The NYT article’s author explains that Forrest Gump actually made the wrong decision, and that his investment did not meet expectations.

But this article is from 2004, just before the iPod became the 21st century Walkman.

Nowadays Apple is listed at 112 dollars vs. its original 3.6 dollar offering price. Actually, 112 dollars after a 1:7 split (seven new stocks for each new stock) in June 2014 (its share price was 700 dollars at the time…). Google Finance shows its progress compared with Dow Jones and NASDAQ (see here), i.e. an increase of 21,842% (yes, twenty-one thousand).

So, Forrest Gump did get it right with Apple…in the long term. Based on wrong premises and using a defective decision-making process, he made the right decision.
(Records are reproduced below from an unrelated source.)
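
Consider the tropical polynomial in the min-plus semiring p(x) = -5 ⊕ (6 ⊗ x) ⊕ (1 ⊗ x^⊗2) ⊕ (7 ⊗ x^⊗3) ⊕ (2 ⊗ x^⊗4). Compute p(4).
p(4) = -5

A tropical monomial a ⊗ x^⊗i evaluates to a + i · x. Evaluating each term at x = 4:
  Term 0 contributes -5 + 0 · 4 = -5
  Term 1 contributes 6 + 1 · 4 = 10
  Term 2 contributes 1 + 2 · 4 = 9
  Term 3 contributes 7 + 3 · 4 = 19
  Term 4 contributes 2 + 4 · 4 = 18
p(4) = ⊕ of these = min[-5, 10, 9, 19, 18] = -5.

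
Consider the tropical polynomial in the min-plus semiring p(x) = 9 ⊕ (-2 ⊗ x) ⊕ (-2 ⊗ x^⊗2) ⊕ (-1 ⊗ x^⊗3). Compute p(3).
p(3) = 1

A tropical monomial a ⊗ x^⊗i evaluates to a + i · x. Evaluating each term at x = 3:
  Term 0 contributes 9 + 0 · 3 = 9
  Term 1 contributes -2 + 1 · 3 = 1
  Term 2 contributes -2 + 2 · 3 = 4
  Term 3 contributes -1 + 3 · 3 = 8
p(3) = ⊕ of these = min[9, 1, 4, 8] = 1.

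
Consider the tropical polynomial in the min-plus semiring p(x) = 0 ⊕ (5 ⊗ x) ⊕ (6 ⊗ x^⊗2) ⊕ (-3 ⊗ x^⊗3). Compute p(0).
p(0) = -3

A tropical monomial a ⊗ x^⊗i evaluates to a + i · x. Evaluating each term at x = 0:
  Term 0 contributes 0 + 0 · 0 = 0
  Term 1 contributes 5 + 1 · 0 = 5
  Term 2 contributes 6 + 2 · 0 = 6
  Term 3 contributes -3 + 3 · 0 = -3
p(0) = ⊕ of these = min[0, 5, 6, -3] = -3.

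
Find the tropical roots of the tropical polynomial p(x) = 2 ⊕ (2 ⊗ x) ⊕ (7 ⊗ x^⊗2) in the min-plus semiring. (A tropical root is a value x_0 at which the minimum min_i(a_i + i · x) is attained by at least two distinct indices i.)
Roots: {-5, 0}

Each tropical root is a break point of the lower envelope of the lines y = a_i + i · x (there are 3 lines, with slopes 0, 1, ..., 2). Only the lines that attain the minimum somewhere contribute to roots; other lines are dominated. Here the surviving (envelope) indices are i = 2, i = 1, i = 0.
Intersections between consecutive envelope lines give the roots: for adjacent envelope indices i < j the intersection is x = (a_i − a_j) / (j − i). Reading off the sorted break points: {-5, 0}.
Verification: at each break x_0, at least two indices attain the minimum of min_i(a_i + i · x_0).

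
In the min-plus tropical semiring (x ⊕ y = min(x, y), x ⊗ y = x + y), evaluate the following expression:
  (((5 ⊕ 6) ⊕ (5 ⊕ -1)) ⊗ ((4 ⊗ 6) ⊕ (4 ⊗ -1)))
(((5 ⊕ 6) ⊕ (5 ⊕ -1)) ⊗ ((4 ⊗ 6) ⊕ (4 ⊗ -1))) = 2

Expand innermost to outermost. Recall ⊕ takes the minimum of its arguments and ⊗ takes their sum. Working out the expression (((5 ⊕ 6) ⊕ (5 ⊕ -1)) ⊗ ((4 ⊗ 6) ⊕ (4 ⊗ -1))) gives 2.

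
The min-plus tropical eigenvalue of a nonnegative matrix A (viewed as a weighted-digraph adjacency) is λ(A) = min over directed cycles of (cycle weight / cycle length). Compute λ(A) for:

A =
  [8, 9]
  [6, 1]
λ(A) = 1

Enumerate directed cycles and compute their means (weight / length). Sample:
  cycle 0 → 0: weight = 8, length = 1, mean = 8/1 ≈ 8.000
  cycle 1 → 1: weight = 1, length = 1, mean = 1/1 ≈ 1.000
  cycle 0 → 1 → 0: weight = 15, length = 2, mean = 15/2 ≈ 7.500
  cycle 1 → 0 → 1: weight = 15, length = 2, mean = 15/2 ≈ 7.500
Minimum mean = 1.000, attained e.g. along the cycle 1 → 1 with weight 1 and length 1. So λ(A) = 1/1 = 1.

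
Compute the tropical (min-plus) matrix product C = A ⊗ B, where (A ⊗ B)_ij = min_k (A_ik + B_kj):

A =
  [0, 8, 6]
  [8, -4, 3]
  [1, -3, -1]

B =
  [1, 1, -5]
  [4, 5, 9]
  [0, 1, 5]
A ⊗ B =
  [1, 1, -5]
  [0, 1, 3]
  [-1, 0, -4]

Apply the min-plus product entry-by-entry:
  C[0][0] = min over k of (A[0][0] + B[0][0] = 0 + 1 = 1, A[0][1] + B[1][0] = 8 + 4 = 12, A[0][2] + B[2][0] = 6 + 0 = 6) = 1 (attained at k = 0)
  C[0][1] = min over k of (A[0][0] + B[0][1] = 0 + 1 = 1, A[0][1] + B[1][1] = 8 + 5 = 13, A[0][2] + B[2][1] = 6 + 1 = 7) = 1 (attained at k = 0)
  C[0][2] = min over k of (A[0][0] + B[0][2] = 0 + -5 = -5, A[0][1] + B[1][2] = 8 + 9 = 17, A[0][2] + B[2][2] = 6 + 5 = 11) = -5 (attained at k = 0)
  C[1][0] = min over k of (A[1][0] + B[0][0] = 8 + 1 = 9, A[1][1] + B[1][0] = -4 + 4 = 0, A[1][2] + B[2][0] = 3 + 0 = 3) = 0 (attained at k = 1)
  C[1][1] = min over k of (A[1][0] + B[0][1] = 8 + 1 = 9, A[1][1] + B[1][1] = -4 + 5 = 1, A[1][2] + B[2][1] = 3 + 1 = 4) = 1 (attained at k = 1)
  C[1][2] = min over k of (A[1][0] + B[0][2] = 8 + -5 = 3, A[1][1] + B[1][2] = -4 + 9 = 5, A[1][2] + B[2][2] = 3 + 5 = 8) = 3 (attained at k = 0)
  C[2][0] = min over k of (A[2][0] + B[0][0] = 1 + 1 = 2, A[2][1] + B[1][0] = -3 + 4 = 1, A[2][2] + B[2][0] = -1 + 0 = -1) = -1 (attained at k = 2)
  C[2][1] = min over k of (A[2][0] + B[0][1] = 1 + 1 = 2, A[2][1] + B[1][1] = -3 + 5 = 2, A[2][2] + B[2][1] = -1 + 1 = 0) = 0 (attained at k = 2)
  C[2][2] = min over k of (A[2][0] + B[0][2] = 1 + -5 = -4, A[2][1] + B[1][2] = -3 + 9 = 6, A[2][2] + B[2][2] = -1 + 5 = 4) = -4 (attained at k = 0)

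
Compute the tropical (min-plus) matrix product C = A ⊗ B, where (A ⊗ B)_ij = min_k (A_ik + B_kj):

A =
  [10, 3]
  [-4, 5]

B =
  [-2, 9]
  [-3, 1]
A ⊗ B =
  [0, 4]
  [-6, 5]

Apply the min-plus product entry-by-entry:
  C[0][0] = min over k of (A[0][0] + B[0][0] = 10 + -2 = 8, A[0][1] + B[1][0] = 3 + -3 = 0) = 0 (attained at k = 1)
  C[0][1] = min over k of (A[0][0] + B[0][1] = 10 + 9 = 19, A[0][1] + B[1][1] = 3 + 1 = 4) = 4 (attained at k = 1)
  C[1][0] = min over k of (A[1][0] + B[0][0] = -4 + -2 = -6, A[1][1] + B[1][0] = 5 + -3 = 2) = -6 (attained at k = 0)
  C[1][1] = min over k of (A[1][0] + B[0][1] = -4 + 9 = 5, A[1][1] + B[1][1] = 5 + 1 = 6) = 5 (attained at k = 0)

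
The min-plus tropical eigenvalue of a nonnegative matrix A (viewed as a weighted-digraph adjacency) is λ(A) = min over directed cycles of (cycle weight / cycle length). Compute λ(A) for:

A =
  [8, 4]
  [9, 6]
λ(A) = 6

Enumerate directed cycles and compute their means (weight / length). Sample:
  cycle 0 → 0: weight = 8, length = 1, mean = 8/1 ≈ 8.000
  cycle 1 → 1: weight = 6, length = 1, mean = 6/1 ≈ 6.000
  cycle 0 → 1 → 0: weight = 13, length = 2, mean = 13/2 ≈ 6.500
  cycle 1 → 0 → 1: weight = 13, length = 2, mean = 13/2 ≈ 6.500
Minimum mean = 6.000, attained e.g. along the cycle 1 → 1 with weight 6 and length 1. So λ(A) = 6/1 = 6.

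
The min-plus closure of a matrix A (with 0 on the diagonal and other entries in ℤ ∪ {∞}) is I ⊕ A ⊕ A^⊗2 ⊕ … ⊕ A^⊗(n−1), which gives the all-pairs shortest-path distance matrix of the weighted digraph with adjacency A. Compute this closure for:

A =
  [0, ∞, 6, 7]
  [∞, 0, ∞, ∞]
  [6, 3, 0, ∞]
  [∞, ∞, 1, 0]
Closure =
  [0, 9, 6, 7]
  [∞, 0, ∞, ∞]
  [6, 3, 0, 13]
  [7, 4, 1, 0]

This is the Floyd-Warshall all-pairs shortest-path computation. For each intermediate vertex k = 0, 1, …, 3, update dist[i][j] ← min(dist[i][j], dist[i][k] + dist[k][j]). The final matrix gives, for each (i, j), the minimum total weight of any directed path from i to j (possibly empty when i = j).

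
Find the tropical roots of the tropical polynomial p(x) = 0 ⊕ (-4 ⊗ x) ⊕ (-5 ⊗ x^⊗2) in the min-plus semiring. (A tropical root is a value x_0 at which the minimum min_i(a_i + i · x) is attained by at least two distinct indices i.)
Roots: {1, 4}

Each tropical root is a break point of the lower envelope of the lines y = a_i + i · x (there are 3 lines, with slopes 0, 1, ..., 2). Only the lines that attain the minimum somewhere contribute to roots; other lines are dominated. Here the surviving (envelope) indices are i = 2, i = 1, i = 0.
Intersections between consecutive envelope lines give the roots: for adjacent envelope indices i < j the intersection is x = (a_i − a_j) / (j − i). Reading off the sorted break points: {1, 4}.
Verification: at each break x_0, at least two indices attain the minimum of min_i(a_i + i · x_0).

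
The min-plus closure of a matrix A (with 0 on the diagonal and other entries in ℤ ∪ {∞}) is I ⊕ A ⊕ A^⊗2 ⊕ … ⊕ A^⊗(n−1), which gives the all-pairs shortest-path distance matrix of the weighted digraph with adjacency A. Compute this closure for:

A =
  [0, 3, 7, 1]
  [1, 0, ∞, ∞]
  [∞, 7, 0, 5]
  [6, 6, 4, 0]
Closure =
  [0, 3, 5, 1]
  [1, 0, 6, 2]
  [8, 7, 0, 5]
  [6, 6, 4, 0]

This is the Floyd-Warshall all-pairs shortest-path computation. For each intermediate vertex k = 0, 1, …, 3, update dist[i][j] ← min(dist[i][j], dist[i][k] + dist[k][j]). The final matrix gives, for each (i, j), the minimum total weight of any directed path from i to j (possibly empty when i = j).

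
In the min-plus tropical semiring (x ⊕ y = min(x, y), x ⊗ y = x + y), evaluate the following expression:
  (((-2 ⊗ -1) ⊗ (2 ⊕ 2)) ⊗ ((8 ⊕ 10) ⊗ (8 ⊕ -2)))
(((-2 ⊗ -1) ⊗ (2 ⊕ 2)) ⊗ ((8 ⊕ 10) ⊗ (8 ⊕ -2))) = 5

Expand innermost to outermost. Recall ⊕ takes the minimum of its arguments and ⊗ takes their sum. Working out the expression (((-2 ⊗ -1) ⊗ (2 ⊕ 2)) ⊗ ((8 ⊕ 10) ⊗ (8 ⊕ -2))) gives 5.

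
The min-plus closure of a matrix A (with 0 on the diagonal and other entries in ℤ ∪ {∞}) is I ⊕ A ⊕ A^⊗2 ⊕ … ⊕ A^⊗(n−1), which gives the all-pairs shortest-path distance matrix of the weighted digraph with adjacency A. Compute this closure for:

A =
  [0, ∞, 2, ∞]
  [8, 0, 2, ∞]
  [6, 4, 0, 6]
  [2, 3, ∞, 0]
Closure =
  [0, 6, 2, 8]
  [8, 0, 2, 8]
  [6, 4, 0, 6]
  [2, 3, 4, 0]

This is the Floyd-Warshall all-pairs shortest-path computation. For each intermediate vertex k = 0, 1, …, 3, update dist[i][j] ← min(dist[i][j], dist[i][k] + dist[k][j]). The final matrix gives, for each (i, j), the minimum total weight of any directed path from i to j (possibly empty when i = j).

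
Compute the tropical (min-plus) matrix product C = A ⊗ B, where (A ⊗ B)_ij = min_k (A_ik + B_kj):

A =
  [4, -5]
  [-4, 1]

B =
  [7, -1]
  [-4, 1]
A ⊗ B =
  [-9, -4]
  [-3, -5]

Apply the min-plus product entry-by-entry:
  C[0][0] = min over k of (A[0][0] + B[0][0] = 4 + 7 = 11, A[0][1] + B[1][0] = -5 + -4 = -9) = -9 (attained at k = 1)
  C[0][1] = min over k of (A[0][0] + B[0][1] = 4 + -1 = 3, A[0][1] + B[1][1] = -5 + 1 = -4) = -4 (attained at k = 1)
  C[1][0] = min over k of (A[1][0] + B[0][0] = -4 + 7 = 3, A[1][1] + B[1][0] = 1 + -4 = -3) = -3 (attained at k = 1)
  C[1][1] = min over k of (A[1][0] + B[0][1] = -4 + -1 = -5, A[1][1] + B[1][1] = 1 + 1 = 2) = -5 (attained at k = 0)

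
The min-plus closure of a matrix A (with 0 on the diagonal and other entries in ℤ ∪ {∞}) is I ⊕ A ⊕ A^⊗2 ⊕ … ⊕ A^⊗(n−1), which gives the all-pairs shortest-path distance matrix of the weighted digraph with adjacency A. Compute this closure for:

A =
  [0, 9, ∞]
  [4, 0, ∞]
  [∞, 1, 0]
Closure =
  [0, 9, ∞]
  [4, 0, ∞]
  [5, 1, 0]

This is the Floyd-Warshall all-pairs shortest-path computation. For each intermediate vertex k = 0, 1, …, 2, update dist[i][j] ← min(dist[i][j], dist[i][k] + dist[k][j]). The final matrix gives, for each (i, j), the minimum total weight of any directed path from i to j (possibly empty when i = j).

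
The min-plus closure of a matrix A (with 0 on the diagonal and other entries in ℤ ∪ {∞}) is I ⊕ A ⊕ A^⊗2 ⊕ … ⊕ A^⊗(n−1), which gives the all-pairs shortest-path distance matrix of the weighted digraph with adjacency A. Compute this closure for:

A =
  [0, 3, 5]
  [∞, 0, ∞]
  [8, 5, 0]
Closure =
  [0, 3, 5]
  [∞, 0, ∞]
  [8, 5, 0]

This is the Floyd-Warshall all-pairs shortest-path computation. For each intermediate vertex k = 0, 1, …, 2, update dist[i][j] ← min(dist[i][j], dist[i][k] + dist[k][j]). The final matrix gives, for each (i, j), the minimum total weight of any directed path from i to j (possibly empty when i = j).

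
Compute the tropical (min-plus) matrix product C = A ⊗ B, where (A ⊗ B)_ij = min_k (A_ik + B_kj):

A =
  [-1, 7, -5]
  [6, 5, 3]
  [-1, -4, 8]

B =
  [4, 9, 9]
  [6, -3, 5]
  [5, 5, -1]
A ⊗ B =
  [0, 0, -6]
  [8, 2, 2]
  [2, -7, 1]

Apply the min-plus product entry-by-entry:
  C[0][0] = min over k of (A[0][0] + B[0][0] = -1 + 4 = 3, A[0][1] + B[1][0] = 7 + 6 = 13, A[0][2] + B[2][0] = -5 + 5 = 0) = 0 (attained at k = 2)
  C[0][1] = min over k of (A[0][0] + B[0][1] = -1 + 9 = 8, A[0][1] + B[1][1] = 7 + -3 = 4, A[0][2] + B[2][1] = -5 + 5 = 0) = 0 (attained at k = 2)
  C[0][2] = min over k of (A[0][0] + B[0][2] = -1 + 9 = 8, A[0][1] + B[1][2] = 7 + 5 = 12, A[0][2] + B[2][2] = -5 + -1 = -6) = -6 (attained at k = 2)
  C[1][0] = min over k of (A[1][0] + B[0][0] = 6 + 4 = 10, A[1][1] + B[1][0] = 5 + 6 = 11, A[1][2] + B[2][0] = 3 + 5 = 8) = 8 (attained at k = 2)
  C[1][1] = min over k of (A[1][0] + B[0][1] = 6 + 9 = 15, A[1][1] + B[1][1] = 5 + -3 = 2, A[1][2] + B[2][1] = 3 + 5 = 8) = 2 (attained at k = 1)
  C[1][2] = min over k of (A[1][0] + B[0][2] = 6 + 9 = 15, A[1][1] + B[1][2] = 5 + 5 = 10, A[1][2] + B[2][2] = 3 + -1 = 2) = 2 (attained at k = 2)
  C[2][0] = min over k of (A[2][0] + B[0][0] = -1 + 4 = 3, A[2][1] + B[1][0] = -4 + 6 = 2, A[2][2] + B[2][0] = 8 + 5 = 13) = 2 (attained at k = 1)
  C[2][1] = min over k of (A[2][0] + B[0][1] = -1 + 9 = 8, A[2][1] + B[1][1] = -4 + -3 = -7, A[2][2] + B[2][1] = 8 + 5 = 13) = -7 (attained at k = 1)
  C[2][2] = min over k of (A[2][0] + B[0][2] = -1 + 9 = 8, A[2][1] + B[1][2] = -4 + 5 = 1, A[2][2] + B[2][2] = 8 + -1 = 7) = 1 (attained at k = 1)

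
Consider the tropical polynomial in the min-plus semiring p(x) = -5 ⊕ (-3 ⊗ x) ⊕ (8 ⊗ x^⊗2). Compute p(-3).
p(-3) = -6

A tropical monomial a ⊗ x^⊗i evaluates to a + i · x. Evaluating each term at x = -3:
  Term 0 contributes -5 + 0 · -3 = -5
  Term 1 contributes -3 + 1 · -3 = -6
  Term 2 contributes 8 + 2 · -3 = 2
p(-3) = ⊕ of these = min[-5, -6, 2] = -6.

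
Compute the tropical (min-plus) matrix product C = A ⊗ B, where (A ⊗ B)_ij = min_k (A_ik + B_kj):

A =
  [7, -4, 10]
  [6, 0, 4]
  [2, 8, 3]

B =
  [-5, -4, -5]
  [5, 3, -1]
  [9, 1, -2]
A ⊗ B =
  [1, -1, -5]
  [1, 2, -1]
  [-3, -2, -3]

Apply the min-plus product entry-by-entry:
  C[0][0] = min over k of (A[0][0] + B[0][0] = 7 + -5 = 2, A[0][1] + B[1][0] = -4 + 5 = 1, A[0][2] + B[2][0] = 10 + 9 = 19) = 1 (attained at k = 1)
  C[0][1] = min over k of (A[0][0] + B[0][1] = 7 + -4 = 3, A[0][1] + B[1][1] = -4 + 3 = -1, A[0][2] + B[2][1] = 10 + 1 = 11) = -1 (attained at k = 1)
  C[0][2] = min over k of (A[0][0] + B[0][2] = 7 + -5 = 2, A[0][1] + B[1][2] = -4 + -1 = -5, A[0][2] + B[2][2] = 10 + -2 = 8) = -5 (attained at k = 1)
  C[1][0] = min over k of (A[1][0] + B[0][0] = 6 + -5 = 1, A[1][1] + B[1][0] = 0 + 5 = 5, A[1][2] + B[2][0] = 4 + 9 = 13) = 1 (attained at k = 0)
  C[1][1] = min over k of (A[1][0] + B[0][1] = 6 + -4 = 2, A[1][1] + B[1][1] = 0 + 3 = 3, A[1][2] + B[2][1] = 4 + 1 = 5) = 2 (attained at k = 0)
  C[1][2] = min over k of (A[1][0] + B[0][2] = 6 + -5 = 1, A[1][1] + B[1][2] = 0 + -1 = -1, A[1][2] + B[2][2] = 4 + -2 = 2) = -1 (attained at k = 1)
  C[2][0] = min over k of (A[2][0] + B[0][0] = 2 + -5 = -3, A[2][1] + B[1][0] = 8 + 5 = 13, A[2][2] + B[2][0] = 3 + 9 = 12) = -3 (attained at k = 0)
  C[2][1] = min over k of (A[2][0] + B[0][1] = 2 + -4 = -2, A[2][1] + B[1][1] = 8 + 3 = 11, A[2][2] + B[2][1] = 3 + 1 = 4) = -2 (attained at k = 0)
  C[2][2] = min over k of (A[2][0] + B[0][2] = 2 + -5 = -3, A[2][1] + B[1][2] = 8 + -1 = 7, A[2][2] + B[2][2] = 3 + -2 = 1) = -3 (attained at k = 0)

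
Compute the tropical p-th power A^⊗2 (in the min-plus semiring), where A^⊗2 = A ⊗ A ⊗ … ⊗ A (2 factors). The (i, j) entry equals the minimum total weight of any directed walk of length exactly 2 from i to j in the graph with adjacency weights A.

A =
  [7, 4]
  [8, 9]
A^⊗2 =
  [12, 11]
  [15, 12]

Each entry (A^⊗2)_ij equals the minimum over all length-2 walks i = v_0 → v_1 → … → v_2 = j of Σ_t A[v_t][v_{t+1}]. For example, for (i, j) = (0, 1) we minimise over 2 possible intermediate vertex sequences; the minimum is 11, attained along the walk 0 → 0 → 1.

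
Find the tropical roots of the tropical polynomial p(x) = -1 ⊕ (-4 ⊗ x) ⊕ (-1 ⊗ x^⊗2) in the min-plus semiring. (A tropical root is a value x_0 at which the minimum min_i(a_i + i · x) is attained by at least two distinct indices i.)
Roots: {-3, 3}

Each tropical root is a break point of the lower envelope of the lines y = a_i + i · x (there are 3 lines, with slopes 0, 1, ..., 2). Only the lines that attain the minimum somewhere contribute to roots; other lines are dominated. Here the surviving (envelope) indices are i = 2, i = 1, i = 0.
Intersections between consecutive envelope lines give the roots: for adjacent envelope indices i < j the intersection is x = (a_i − a_j) / (j − i). Reading off the sorted break points: {-3, 3}.
Verification: at each break x_0, at least two indices attain the minimum of min_i(a_i + i · x_0).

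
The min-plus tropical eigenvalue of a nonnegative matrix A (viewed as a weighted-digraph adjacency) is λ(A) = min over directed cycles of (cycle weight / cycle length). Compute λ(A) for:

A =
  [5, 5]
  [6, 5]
λ(A) = 5

Enumerate directed cycles and compute their means (weight / length). Sample:
  cycle 0 → 0: weight = 5, length = 1, mean = 5/1 ≈ 5.000
  cycle 1 → 1: weight = 5, length = 1, mean = 5/1 ≈ 5.000
  cycle 0 → 1 → 0: weight = 11, length = 2, mean = 11/2 ≈ 5.500
  cycle 1 → 0 → 1: weight = 11, length = 2, mean = 11/2 ≈ 5.500
Minimum mean = 5.000, attained e.g. along the cycle 0 → 0 with weight 5 and length 1. So λ(A) = 5/1 = 5.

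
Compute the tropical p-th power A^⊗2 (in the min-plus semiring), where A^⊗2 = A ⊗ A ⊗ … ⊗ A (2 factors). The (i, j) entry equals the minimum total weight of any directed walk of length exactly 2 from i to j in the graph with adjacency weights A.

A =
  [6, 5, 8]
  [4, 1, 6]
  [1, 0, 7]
A^⊗2 =
  [9, 6, 11]
  [5, 2, 7]
  [4, 1, 6]

Each entry (A^⊗2)_ij equals the minimum over all length-2 walks i = v_0 → v_1 → … → v_2 = j of Σ_t A[v_t][v_{t+1}]. For example, for (i, j) = (0, 2) we minimise over 3 possible intermediate vertex sequences; the minimum is 11, attained along the walk 0 → 1 → 2.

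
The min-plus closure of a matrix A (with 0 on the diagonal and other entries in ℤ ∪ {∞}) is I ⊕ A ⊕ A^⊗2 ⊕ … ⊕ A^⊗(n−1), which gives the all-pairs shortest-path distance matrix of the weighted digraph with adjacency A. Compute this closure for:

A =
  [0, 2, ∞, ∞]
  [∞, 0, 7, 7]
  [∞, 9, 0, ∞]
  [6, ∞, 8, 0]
Closure =
  [0, 2, 9, 9]
  [13, 0, 7, 7]
  [22, 9, 0, 16]
  [6, 8, 8, 0]

This is the Floyd-Warshall all-pairs shortest-path computation. For each intermediate vertex k = 0, 1, …, 3, update dist[i][j] ← min(dist[i][j], dist[i][k] + dist[k][j]). The final matrix gives, for each (i, j), the minimum total weight of any directed path from i to j (possibly empty when i = j).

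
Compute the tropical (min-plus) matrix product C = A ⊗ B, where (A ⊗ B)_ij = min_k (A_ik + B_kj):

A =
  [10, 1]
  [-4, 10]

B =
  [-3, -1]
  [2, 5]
A ⊗ B =
  [3, 6]
  [-7, -5]

Apply the min-plus product entry-by-entry:
  C[0][0] = min over k of (A[0][0] + B[0][0] = 10 + -3 = 7, A[0][1] + B[1][0] = 1 + 2 = 3) = 3 (attained at k = 1)
  C[0][1] = min over k of (A[0][0] + B[0][1] = 10 + -1 = 9, A[0][1] + B[1][1] = 1 + 5 = 6) = 6 (attained at k = 1)
  C[1][0] = min over k of (A[1][0] + B[0][0] = -4 + -3 = -7, A[1][1] + B[1][0] = 10 + 2 = 12) = -7 (attained at k = 0)
  C[1][1] = min over k of (A[1][0] + B[0][1] = -4 + -1 = -5, A[1][1] + B[1][1] = 10 + 5 = 15) = -5 (attained at k = 0)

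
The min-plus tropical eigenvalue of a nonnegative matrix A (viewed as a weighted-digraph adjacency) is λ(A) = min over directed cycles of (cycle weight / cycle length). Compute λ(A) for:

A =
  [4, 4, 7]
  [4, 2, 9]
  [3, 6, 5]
λ(A) = 2

Enumerate directed cycles and compute their means (weight / length). Sample:
  cycle 0 → 0: weight = 4, length = 1, mean = 4/1 ≈ 4.000
  cycle 1 → 1: weight = 2, length = 1, mean = 2/1 ≈ 2.000
  cycle 2 → 2: weight = 5, length = 1, mean = 5/1 ≈ 5.000
  cycle 0 → 1 → 0: weight = 8, length = 2, mean = 8/2 ≈ 4.000
  cycle 0 → 2 → 0: weight = 10, length = 2, mean = 10/2 ≈ 5.000
  cycle 1 → 0 → 1: weight = 8, length = 2, mean = 8/2 ≈ 4.000
Minimum mean = 2.000, attained e.g. along the cycle 1 → 1 with weight 2 and length 1. So λ(A) = 2/1 = 2.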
Our brain is designed to find causalities. This can make us believe that there is a relationship when there is actually none. Even when we are successful in our business or investment activity, we must consider whether the decision was all our own or was born of chance. And this is one of the most complex tasks ever. It is very difficult to assume that mistakes are our fault. However, acknowledging that we have played no role in our successes is even more complicated. Our brain does not tend to be so humble, as I mentioned in the previous post.

Let’s not follow Forrest Gump’s example. When we fail, let’s check what went wrong. And when we get it right, let’s not forget that luck sometimes helps us but does not make us better.